If the user provides only bp length, estimate protein length as
```
bp / 3
```
aa only when it is likely a coding region.
Estimate theoretical protein mass with the rough rule
```
110 Da per amino acid
```
.
Convert to kDa and note that tags, signal peptides, cleavage, glycosylation, oligomerization, and unusual composition may shift apparent migration.

2. Read the gel image conservatively

Inspect the image for:

lane count and lane boundaries
visible labels above or below lanes
presence or absence of ladder
strongest band in each relevant lane
approximate relative migration of the strongest band
extra lower bands suggesting degradation
extra upper bands suggesting dimers, aggregates, uncleaved fusion, or contaminants
smearing, overloaded lanes, distorted fronts, or uneven running
enrichment or loss across purification lanes if the labels indicate flow-through, wash, elution, pellet, or lysate

If the ladder is missing, use labeled lane order and relative migration only.
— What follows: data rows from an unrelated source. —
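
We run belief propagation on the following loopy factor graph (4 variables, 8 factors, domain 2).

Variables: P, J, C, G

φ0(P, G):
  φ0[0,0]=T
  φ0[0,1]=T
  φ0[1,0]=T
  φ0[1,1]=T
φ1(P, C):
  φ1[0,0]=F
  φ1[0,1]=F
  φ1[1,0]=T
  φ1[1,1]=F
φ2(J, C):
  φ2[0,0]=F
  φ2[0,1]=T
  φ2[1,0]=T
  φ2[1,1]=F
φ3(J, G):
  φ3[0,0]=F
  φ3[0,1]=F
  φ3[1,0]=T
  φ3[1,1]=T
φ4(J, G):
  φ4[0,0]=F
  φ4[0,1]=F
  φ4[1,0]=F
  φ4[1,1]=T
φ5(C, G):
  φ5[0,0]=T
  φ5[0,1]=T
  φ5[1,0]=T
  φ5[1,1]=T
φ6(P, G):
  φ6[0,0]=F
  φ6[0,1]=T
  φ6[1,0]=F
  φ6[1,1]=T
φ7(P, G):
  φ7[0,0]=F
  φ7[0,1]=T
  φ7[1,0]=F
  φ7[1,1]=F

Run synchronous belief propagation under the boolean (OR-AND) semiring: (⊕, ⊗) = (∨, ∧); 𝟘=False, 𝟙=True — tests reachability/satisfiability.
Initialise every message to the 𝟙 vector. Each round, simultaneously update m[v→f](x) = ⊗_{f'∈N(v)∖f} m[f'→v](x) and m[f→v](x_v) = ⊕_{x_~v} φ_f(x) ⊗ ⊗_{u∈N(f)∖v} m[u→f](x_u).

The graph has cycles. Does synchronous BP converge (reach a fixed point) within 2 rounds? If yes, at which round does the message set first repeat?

init: all messages = 𝟙 over 2 values
r1 m[φ0→P] = [T, T]
r1 m[φ0→G] = [T, T]
r1 m[φ1→P] = [F, T]
r1 m[φ1→C] = [T, F]
r1 m[φ2→J] = [T, T]
r1 m[φ2→C] = [T, T]
r1 m[φ3→J] = [F, T]
r1 m[φ3→G] = [T, T]
r1 m[φ4→J] = [F, T]
r1 m[φ4→G] = [F, T]
r1 m[φ5→C] = [T, T]
r1 m[φ5→G] = [T, T]
r1 m[φ6→P] = [T, T]
r1 m[φ6→G] = [F, T]
r1 m[φ7→P] = [T, F]
r1 m[φ7→G] = [F, T]
r1 m[P→φ0] = [T, T]
r1 m[P→φ1] = [T, T]
r1 m[P→φ6] = [T, T]
r1 m[P→φ7] = [T, T]
r1 m[J→φ2] = [T, T]
r1 m[J→φ3] = [T, T]
r1 m[J→φ4] = [T, T]
r1 m[C→φ1] = [T, T]
r1 m[C→φ2] = [T, T]
r1 m[C→φ5] = [T, T]
r1 m[G→φ0] = [T, T]
r1 m[G→φ3] = [T, T]
r1 m[G→φ4] = [T, T]
r1 m[G→φ5] = [T, T]
r1 m[G→φ6] = [T, T]
r1 m[G→φ7] = [T, T]
r2 m[φ0→P] = [T, T]
r2 m[φ0→G] = [T, T]
r2 m[φ1→P] = [F, T]
r2 m[φ1→C] = [T, F]
r2 m[φ2→J] = [T, T]
r2 m[φ2→C] = [T, T]
r2 m[φ3→J] = [F, T]
r2 m[φ3→G] = [T, T]
r2 m[φ4→J] = [F, T]
r2 m[φ4→G] = [F, T]
r2 m[φ5→C] = [T, T]
r2 m[φ5→G] = [T, T]
r2 m[φ6→P] = [T, T]
r2 m[φ6→G] = [F, T]
r2 m[φ7→P] = [T, F]
r2 m[φ7→G] = [F, T]
r2 m[P→φ0] = [F, F]
r2 m[P→φ1] = [T, F]
r2 m[P→φ6] = [F, F]
r2 m[P→φ7] = [F, T]
r2 m[J→φ2] = [F, T]
r2 m[J→φ3] = [F, T]
r2 m[J→φ4] = [F, T]
r2 m[C→φ1] = [T, T]
r2 m[C→φ2] = [T, F]
r2 m[C→φ5] = [T, F]
r2 m[G→φ0] = [F, T]
r2 m[G→φ3] = [F, T]
r2 m[G→φ4] = [F, T]
r2 m[G→φ5] = [F, T]
r2 m[G→φ6] = [F, T]
r2 m[G→φ7] = [F, T]
no fixed point within 2 rounds

NOT CONVERGED within 2 rounds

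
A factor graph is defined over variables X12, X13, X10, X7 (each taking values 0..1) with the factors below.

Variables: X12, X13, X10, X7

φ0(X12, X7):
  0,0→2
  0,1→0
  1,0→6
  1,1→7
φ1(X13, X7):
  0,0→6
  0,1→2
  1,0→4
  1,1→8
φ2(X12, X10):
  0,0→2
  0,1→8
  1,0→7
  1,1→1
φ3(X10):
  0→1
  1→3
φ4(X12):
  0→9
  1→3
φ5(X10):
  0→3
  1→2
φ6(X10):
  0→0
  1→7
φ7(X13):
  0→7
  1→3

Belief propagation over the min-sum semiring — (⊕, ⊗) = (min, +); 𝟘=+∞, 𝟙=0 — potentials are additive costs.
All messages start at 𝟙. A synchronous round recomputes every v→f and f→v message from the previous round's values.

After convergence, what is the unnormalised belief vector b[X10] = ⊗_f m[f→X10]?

init: all messages = 𝟙 over 2 values
r1 m[φ0→X12] = [0, 6]
r1 m[φ0→X7] = [2, 0]
r1 m[φ1→X13] = [2, 4]
r1 m[φ1→X7] = [4, 2]
r1 m[φ2→X12] = [2, 1]
r1 m[φ2→X10] = [2, 1]
r1 m[φ3→X10] = [1, 3]
r1 m[φ4→X12] = [9, 3]
r1 m[φ5→X10] = [3, 2]
r1 m[φ6→X10] = [0, 7]
r1 m[φ7→X13] = [7, 3]
r1 m[X12→φ0] = [0, 0]
r1 m[X12→φ2] = [0, 0]
r1 m[X12→φ4] = [0, 0]
r1 m[X13→φ1] = [0, 0]
r1 m[X13→φ7] = [0, 0]
r1 m[X10→φ2] = [0, 0]
r1 m[X10→φ3] = [0, 0]
r1 m[X10→φ5] = [0, 0]
r1 m[X10→φ6] = [0, 0]
r1 m[X7→φ0] = [0, 0]
r1 m[X7→φ1] = [0, 0]
r2 m[φ0→X12] = [0, 6]
r2 m[φ0→X7] = [2, 0]
r2 m[φ1→X13] = [2, 4]
r2 m[φ1→X7] = [4, 2]
r2 m[φ2→X12] = [2, 1]
r2 m[φ2→X10] = [2, 1]
r2 m[φ3→X10] = [1, 3]
r2 m[φ4→X12] = [9, 3]
r2 m[φ5→X10] = [3, 2]
r2 m[φ6→X10] = [0, 7]
r2 m[φ7→X13] = [7, 3]
r2 m[X12→φ0] = [11, 4]
r2 m[X12→φ2] = [9, 9]
r2 m[X12→φ4] = [2, 7]
r2 m[X13→φ1] = [7, 3]
r2 m[X13→φ7] = [2, 4]
r2 m[X10→φ2] = [4, 12]
r2 m[X10→φ3] = [5, 10]
r2 m[X10→φ5] = [3, 11]
r2 m[X10→φ6] = [6, 6]
r2 m[X7→φ0] = [4, 2]
r2 m[X7→φ1] = [2, 0]
r3 m[φ0→X12] = [2, 9]
r3 m[φ0→X7] = [10, 11]
r3 m[φ1→X13] = [2, 6]
r3 m[φ1→X7] = [7, 9]
r3 m[φ2→X12] = [6, 11]
r3 m[φ2→X10] = [11, 10]
r3 m[φ3→X10] = [1, 3]
r3 m[φ4→X12] = [9, 3]
r3 m[φ5→X10] = [3, 2]
r3 m[φ6→X10] = [0, 7]
r3 m[φ7→X13] = [7, 3]
r3 m[X12→φ0] = [11, 4]
r3 m[X12→φ2] = [9, 9]
r3 m[X12→φ4] = [2, 7]
r3 m[X13→φ1] = [7, 3]
r3 m[X13→φ7] = [2, 4]
r3 m[X10→φ2] = [4, 12]
r3 m[X10→φ3] = [5, 10]
r3 m[X10→φ5] = [3, 11]
r3 m[X10→φ6] = [6, 6]
r3 m[X7→φ0] = [4, 2]
r3 m[X7→φ1] = [2, 0]
r4 m[φ0→X12] = [2, 9]
r4 m[φ0→X7] = [10, 11]
r4 m[φ1→X13] = [2, 6]
r4 m[φ1→X7] = [7, 9]
r4 m[φ2→X12] = [6, 11]
r4 m[φ2→X10] = [11, 10]
r4 m[φ3→X10] = [1, 3]
r4 m[φ4→X12] = [9, 3]
r4 m[φ5→X10] = [3, 2]
r4 m[φ6→X10] = [0, 7]
r4 m[φ7→X13] = [7, 3]
r4 m[X12→φ0] = [15, 14]
r4 m[X12→φ2] = [11, 12]
r4 m[X12→φ4] = [8, 20]
r4 m[X13→φ1] = [7, 3]
r4 m[X13→φ7] = [2, 6]
r4 m[X10→φ2] = [4, 12]
r4 m[X10→φ3] = [14, 19]
r4 m[X10→φ5] = [12, 20]
r4 m[X10→φ6] = [15, 15]
r4 m[X7→φ0] = [7, 9]
r4 m[X7→φ1] = [10, 11]
r5 m[φ0→X12] = [9, 13]
r5 m[φ0→X7] = [17, 15]
r5 m[φ1→X13] = [13, 14]
r5 m[φ1→X7] = [7, 9]
r5 m[φ2→X12] = [6, 11]
r5 m[φ2→X10] = [13, 13]
r5 m[φ3→X10] = [1, 3]
r5 m[φ4→X12] = [9, 3]
r5 m[φ5→X10] = [3, 2]
r5 m[φ6→X10] = [0, 7]
r5 m[φ7→X13] = [7, 3]
r5 m[X12→φ0] = [15, 14]
r5 m[X12→φ2] = [11, 12]
r5 m[X12→φ4] = [8, 20]
r5 m[X13→φ1] = [7, 3]
r5 m[X13→φ7] = [2, 6]
r5 m[X10→φ2] = [4, 12]
r5 m[X10→φ3] = [14, 19]
r5 m[X10→φ5] = [12, 20]
r5 m[X10→φ6] = [15, 15]
r5 m[X7→φ0] = [7, 9]
r5 m[X7→φ1] = [10, 11]
r6 m[φ0→X12] = [9, 13]
r6 m[φ0→X7] = [17, 15]
r6 m[φ1→X13] = [13, 14]
r6 m[φ1→X7] = [7, 9]
r6 m[φ2→X12] = [6, 11]
r6 m[φ2→X10] = [13, 13]
r6 m[φ3→X10] = [1, 3]
r6 m[φ4→X12] = [9, 3]
r6 m[φ5→X10] = [3, 2]
r6 m[φ6→X10] = [0, 7]
r6 m[φ7→X13] = [7, 3]
r6 m[X12→φ0] = [15, 14]
r6 m[X12→φ2] = [18, 16]
r6 m[X12→φ4] = [15, 24]
r6 m[X13→φ1] = [7, 3]
r6 m[X13→φ7] = [13, 14]
r6 m[X10→φ2] = [4, 12]
r6 m[X10→φ3] = [16, 22]
r6 m[X10→φ5] = [14, 23]
r6 m[X10→φ6] = [17, 18]
r6 m[X7→φ0] = [7, 9]
r6 m[X7→φ1] = [17, 15]
r7 m[φ0→X12] = [9, 13]
r7 m[φ0→X7] = [17, 15]
r7 m[φ1→X13] = [17, 21]
r7 m[φ1→X7] = [7, 9]
r7 m[φ2→X12] = [6, 11]
r7 m[φ2→X10] = [20, 17]
r7 m[φ3→X10] = [1, 3]
r7 m[φ4→X12] = [9, 3]
r7 m[φ5→X10] = [3, 2]
r7 m[φ6→X10] = [0, 7]
r7 m[φ7→X13] = [7, 3]
r7 m[X12→φ0] = [15, 14]
r7 m[X12→φ2] = [18, 16]
r7 m[X12→φ4] = [15, 24]
r7 m[X13→φ1] = [7, 3]
r7 m[X13→φ7] = [13, 14]
r7 m[X10→φ2] = [4, 12]
r7 m[X10→φ3] = [16, 22]
r7 m[X10→φ5] = [14, 23]
r7 m[X10→φ6] = [17, 18]
r7 m[X7→φ0] = [7, 9]
r7 m[X7→φ1] = [17, 15]
r8 m[φ0→X12] = [9, 13]
r8 m[φ0→X7] = [17, 15]
r8 m[φ1→X13] = [17, 21]
r8 m[φ1→X7] = [7, 9]
r8 m[φ2→X12] = [6, 11]
r8 m[φ2→X10] = [20, 17]
r8 m[φ3→X10] = [1, 3]
r8 m[φ4→X12] = [9, 3]
r8 m[φ5→X10] = [3, 2]
r8 m[φ6→X10] = [0, 7]
r8 m[φ7→X13] = [7, 3]
r8 m[X12→φ0] = [15, 14]
r8 m[X12→φ2] = [18, 16]
r8 m[X12→φ4] = [15, 24]
r8 m[X13→φ1] = [7, 3]
r8 m[X13→φ7] = [17, 21]
r8 m[X10→φ2] = [4, 12]
r8 m[X10→φ3] = [23, 26]
r8 m[X10→φ5] = [21, 27]
r8 m[X10→φ6] = [24, 22]
r8 m[X7→φ0] = [7, 9]
r8 m[X7→φ1] = [17, 15]
r9 m[φ0→X12] = [9, 13]
r9 m[φ0→X7] = [17, 15]
r9 m[φ1→X13] = [17, 21]
r9 m[φ1→X7] = [7, 9]
r9 m[φ2→X12] = [6, 11]
r9 m[φ2→X10] = [20, 17]
r9 m[φ3→X10] = [1, 3]
r9 m[φ4→X12] = [9, 3]
r9 m[φ5→X10] = [3, 2]
r9 m[φ6→X10] = [0, 7]
r9 m[φ7→X13] = [7, 3]
r9 m[X12→φ0] = [15, 14]
r9 m[X12→φ2] = [18, 16]
r9 m[X12→φ4] = [15, 24]
r9 m[X13→φ1] = [7, 3]
r9 m[X13→φ7] = [17, 21]
r9 m[X10→φ2] = [4, 12]
r9 m[X10→φ3] = [23, 26]
r9 m[X10→φ5] = [21, 27]
r9 m[X10→φ6] = [24, 22]
r9 m[X7→φ0] = [7, 9]
r9 m[X7→φ1] = [17, 15]
fixed point reached at round 9
b[X10] = ⊗ incoming = [24, 29]

b[X10] = [24, 29]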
Do not invent exact kDa values.

3. Compare expectation vs observation

Decide whether the image most supports one of these:

likely target band at approximately expected size
possible target band but confidence limited
target band not clearly visible
strong expression but poor purity
purified sample but with degradation
aggregation or high-MW species likely
gel quality too poor for a reliable call

4. Explain confidence

Confidence is higher when:

ladder is visible
expected protein size is provided
lane labels are clear
construct/tag information is available
the gel has multiple purification steps that tell a consistent story

Confidence is lower when:

only bp count is provided
ladder is absent
lane labels are missing
image quality is low
the construct may include tags or cleavage not described

Important guardrails

Never claim a precise molecular weight from the image when no ladder is visible.
Never claim a band is definitely the target protein from DNA length alone.
Clearly separate:
- Observation: what the image visibly shows
- Inference: what might explain it
If the image quality or metadata are insufficient, say so plainly.
Prefer practical lab wording over overconfident structural biology language.

Output format

Use this structure:

Overall judgment

One short paragraph on whether the gel looks interpretable and whether the target seems present.

What I can directly see

lane pattern
strongest band(s)
impurities, smear, aggregation, or degradation
whether purification appears to improve the sample

Expected size estimate

from protein sequence, DNA sequence, or bp count
state assumptions clearly

Does the observed band roughly match?

yes / maybe / unclear / no
explain why

Main concerns

1 to 3 likely issues only

What would help next

ask for the smallest missing item that would improve confidence, such as:
- ladder annotation
- lane labels
- exact coding sequence length
- tag/fusion information
- expected kDa
- original uncropped image

Practical heuristics

Approximate aa count from coding sequence:
```
bp / 3
```
Rough protein mass:
```
aa * 110 Da
```
His-tag or small peptide tags usually shift size only slightly
Large fusion tags can meaningfully shift migration
Smear below the main band often suggests degradation or proteolysis
Signal near the top or stacking boundary can suggest aggregation or incomplete denaturation
A very thick single band with little else may still reflect overloading

Example task types

"Here is a DNA sequence and SDS-PAGE image. Did my purification work?"
"This construct is 978 bp. Does the main band in this gel make sense?"
"I expect a 42 kDa protein. Which lane looks best?"
"No ladder on this gel, but the lanes are labeled lysate, wash, elution. Please judge whether the elution looks clean."